The Sphinx turned to me for sympathy—this time it was the soul of Shakespeare in her eyes.

'Yes!' I whispered, 'it is the Opening of the Eternal Rose, sung by the Eternal Nightingale!'

She pressed my hand approvingly; and

while the lovely voices made their heavenly love, I slipped out my silver-bound pocket-book of ivory and pressed within it the rose which had just fallen from my lips.

The worst of a great play is that one is so dull between the acts. Wit is sacrilege, and sentiment is bathos. Not another rose fell from my lips during the performance, though that I minded little, as I was the more able to count the pearls that fell from the Sphinx's eyes.

It took quite half a bottle of champagne to pull us up to our usual spirits, as we sat at supper at a window where we could see London spread out beneath us like a huge black velvet flower, dotted with fiery embroideries, sudden flaring stamens, and rows of ant-like fireflies moving in slow zig-zag processions along and across its petals.

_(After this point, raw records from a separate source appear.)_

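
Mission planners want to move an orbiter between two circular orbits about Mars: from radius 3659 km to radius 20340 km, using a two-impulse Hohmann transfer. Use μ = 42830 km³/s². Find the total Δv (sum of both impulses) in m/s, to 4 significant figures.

Transfer-ellipse semi-major axis a_t = (r₁ + r₂)/2 = (3659 + 20340)/2 = 11999.5 km.
At r₁ the circular-orbit speed is v₁ = √(μ/r₁) = 3.421 km/s.
On the transfer ellipse at r₁, v² = μ(2/r − 1/a) gives v_p = √[μ(2/r₁ − 1/a_t)] = 4.454 km/s.
First burn Δv₁ = |v_p − v₁| = 1.033 km/s.
Circular speed at r₂: v₂ = √(μ/r₂) = 1.4511 km/s.
Transfer-orbit speed at r₂: v_a = √[μ(2/r₂ − 1/a_t)] = 0.80131 km/s.
Second burn Δv₂ = |v₂ − v_a| = 0.6498 km/s.
Δv = Δv₁ + Δv₂ = 1.033 + 0.6498 = 1.683 km/s.

Δv = 1683 m/s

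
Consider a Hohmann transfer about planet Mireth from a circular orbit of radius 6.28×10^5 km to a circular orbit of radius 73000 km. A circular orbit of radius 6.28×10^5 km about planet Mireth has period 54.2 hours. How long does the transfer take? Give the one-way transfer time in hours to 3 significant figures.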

'How strange it seems,' said the Sphinx, 'to think that for every two of those moving double-lights, which we know to be the eyes of hansoms, but which seem up here nothing but gold dots in a very barbaric pattern of black and gold, there are two human beings, no doubt at this time of night two lovers,

throbbing with the joy of life, and dreaming, heaven knows what dreams!'

'Yes,' I rejoined;' and to them I'm afraid we are even more impersonal. From their little Piccadilly coracles our watch-tower in the skies is merely a radiant facade of glowing windows, and no one of all who glide by realises that the spirited illumination is every bit due to your eyes. You have but to close them, and every one will be asking what has gone wrong with the electric light.'

A little nonsense is a great healer of the heart, and by means of such nonsense as this we grew merry again. And anon we grew sentimental and poetic, but—thank heaven! we were no longer tragic.